United in 2002 moved its 48 million-member Mileage Plus plan into a UAL subsidiary called United Loyalty Services LLC. Last year, the plan produced $600 million in revenue, though it isn’t a stand-alone company and doesn’t disclose its profitability or costs.

Bear Stearns analyst Frank Boroch, in a July research note, said Mileage Plus is “perhaps the most underappreciated asset at UAL.” The analyst estimated United’s frequent-flier plan could be worth $7.4 billion and that United could unlock shareholder value by spinning off Mileage Plus and other assets.

Air Canada’s successful spin-off of Aeroplan was part of a larger restructuring of the entire company. Before Air Canada went into bankruptcy-court protection in 2003, it, like its big U.S. rivals, owned a commuter airline, a maintenance organization and the loyalty program. When it exited from restructuring the following year, the airline emerged as a collection of stand-alone units under the umbrella of a new parent, ACE Aviation. Aeroplan, like other frequent-flier programs, makes money by selling frequent-flier miles to more than 70 partners, which hand out the miles to customers as rewards. Aeroplan buys reward-travel seats from Air Canada at a discount to supply to travelers redeeming their miles.

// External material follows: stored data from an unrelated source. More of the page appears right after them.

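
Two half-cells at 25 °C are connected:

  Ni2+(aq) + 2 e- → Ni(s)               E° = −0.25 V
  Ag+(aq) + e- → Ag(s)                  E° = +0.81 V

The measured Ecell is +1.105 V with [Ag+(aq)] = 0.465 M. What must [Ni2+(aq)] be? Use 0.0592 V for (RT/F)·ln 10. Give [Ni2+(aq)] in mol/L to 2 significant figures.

The Ag⁺/Ag couple has the larger reduction potential, so it is the cathode: E°cell = +0.81 − (−0.25) = +1.06 V and n = 2.
Rearranging E = E° − (0.0592/n)·log Q gives log Q = 2(+1.06 − (+1.105))/0.0592 = −1.520.
Balancing electrons gives 2 Ag+(aq) + Ni(s) → 2 Ag(s) + Ni2+(aq); thus Q = [Ni2+(aq)] / [Ag+(aq)]^2.
Isolating [Ni2+(aq)] in Q = 10^{−1.520} yields log [Ni2+(aq)] = −2.185, i.e. 0.0065 M.

0.0065 M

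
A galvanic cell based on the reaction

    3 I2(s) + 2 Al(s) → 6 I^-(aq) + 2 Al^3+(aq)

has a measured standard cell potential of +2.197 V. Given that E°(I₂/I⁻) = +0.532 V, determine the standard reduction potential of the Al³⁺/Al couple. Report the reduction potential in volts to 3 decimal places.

In the reaction as written the I₂/I⁻ couple is reduced (cathode) and Al³⁺/Al is oxidized (anode), so E°cell = E°(I₂/I⁻) − E°(Al³⁺/Al).
E°(Al³⁺/Al) = E°(cathode) − E°cell = +0.532 − (+2.197) = −1.665 V.

−1.665 V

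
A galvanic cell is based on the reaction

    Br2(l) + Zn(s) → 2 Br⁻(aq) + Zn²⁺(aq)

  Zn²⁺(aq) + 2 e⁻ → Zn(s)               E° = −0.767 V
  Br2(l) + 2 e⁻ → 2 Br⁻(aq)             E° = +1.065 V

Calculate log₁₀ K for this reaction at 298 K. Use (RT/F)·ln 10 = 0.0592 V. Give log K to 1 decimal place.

log K = 61.9

The Br₂/Br⁻ couple is reduced (cathode); E°cell = +1.065 − (−0.767) = +1.832 V with n = 2.
At equilibrium E = 0, so log K = nE°cell / 0.0592 = (2)(+1.832) / 0.0592 = 61.9.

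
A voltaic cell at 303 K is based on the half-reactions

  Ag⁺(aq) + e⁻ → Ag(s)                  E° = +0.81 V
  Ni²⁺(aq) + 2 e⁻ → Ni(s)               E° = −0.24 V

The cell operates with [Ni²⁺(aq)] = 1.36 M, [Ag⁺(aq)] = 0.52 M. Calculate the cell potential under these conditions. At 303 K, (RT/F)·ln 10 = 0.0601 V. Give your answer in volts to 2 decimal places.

+1.03 V

Ag⁺/Ag is reduced (cathode, E° = +0.81 V) and Ni²⁺/Ni is oxidized (anode).
E°cell = +0.81 − (−0.24) = +1.05 V, with n = 2 electrons transferred.
Balancing gives 2 Ag⁺(aq) + Ni(s) → 2 Ag(s) + Ni²⁺(aq); hence Q = [Ni²⁺(aq)] / [Ag⁺(aq)]^2 = 5.03 (log Q = 0.702).
By the Nernst equation, E = +1.05 − (0.0601/2)·(0.702) = +1.03 V.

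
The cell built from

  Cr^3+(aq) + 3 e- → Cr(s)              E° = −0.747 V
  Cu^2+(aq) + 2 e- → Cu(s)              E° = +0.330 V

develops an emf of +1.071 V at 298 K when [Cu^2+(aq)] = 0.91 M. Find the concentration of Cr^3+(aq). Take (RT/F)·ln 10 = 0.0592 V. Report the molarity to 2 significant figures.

1.7 M

Cu²⁺/Cu is the cathode (higher E°); E°cell = +0.330 − (−0.747) = +1.077 V with n = 6.
From the Nernst equation, log Q = n(E° − E)/0.0592 = 6·(+1.077 − (+1.071))/0.0592 = 0.608.
Balancing electrons gives 3 Cu^2+(aq) + 2 Cr(s) → 3 Cu(s) + 2 Cr^3+(aq); thus Q = [Cr^3+(aq)]^2 / [Cu^2+(aq)]^3.
Substituting the known concentrations and solving, log [Cr^3+(aq)] = 0.243 and [Cr^3+(aq)] = 1.7 M.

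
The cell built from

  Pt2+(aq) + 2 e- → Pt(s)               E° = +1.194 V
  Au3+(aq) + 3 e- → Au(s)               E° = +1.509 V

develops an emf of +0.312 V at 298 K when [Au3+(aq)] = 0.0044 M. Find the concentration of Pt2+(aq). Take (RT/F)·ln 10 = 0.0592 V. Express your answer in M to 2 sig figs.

The Au³⁺/Au couple has the larger reduction potential, so it is the cathode: E°cell = +1.509 − (+1.194) = +0.315 V and n = 6.
Rearranging E = E° − (0.0592/n)·log Q gives log Q = 6(+0.315 − (+0.312))/0.0592 = 0.304.
The balanced reaction is 2 Au3+(aq) + 3 Pt(s) → 2 Au(s) + 3 Pt2+(aq), so Q = [Pt2+(aq)]^3 / [Au3+(aq)]^2.
Isolating [Pt2+(aq)] in Q = 10^{0.304} yields log [Pt2+(aq)] = −1.470, i.e. 0.034 M.

0.034 M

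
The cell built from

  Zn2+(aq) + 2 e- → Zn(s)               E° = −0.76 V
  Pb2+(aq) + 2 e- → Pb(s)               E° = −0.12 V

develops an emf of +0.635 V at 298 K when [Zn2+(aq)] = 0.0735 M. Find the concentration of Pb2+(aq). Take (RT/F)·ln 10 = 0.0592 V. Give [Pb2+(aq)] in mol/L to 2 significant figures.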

Industry experts caution that while frequent-flier programs can succeed alone, a spinoff can accelerate the decline of the core airline business. Aeroplan’s stock has soared since it went public, but Air Canada’s share price has swooned since the ACE sold some of the carrier’s shares to the public last year.

Some analysts believe Air Canada trades at a discount to the big U.S. carriers because it no longer owns Aeroplan or its heavy maintenance arm. Now, frustration over U.S. airlines’ weak stock prices has helped create the push for asset spinoffs that investors believe will produce stronger results in their portfolios.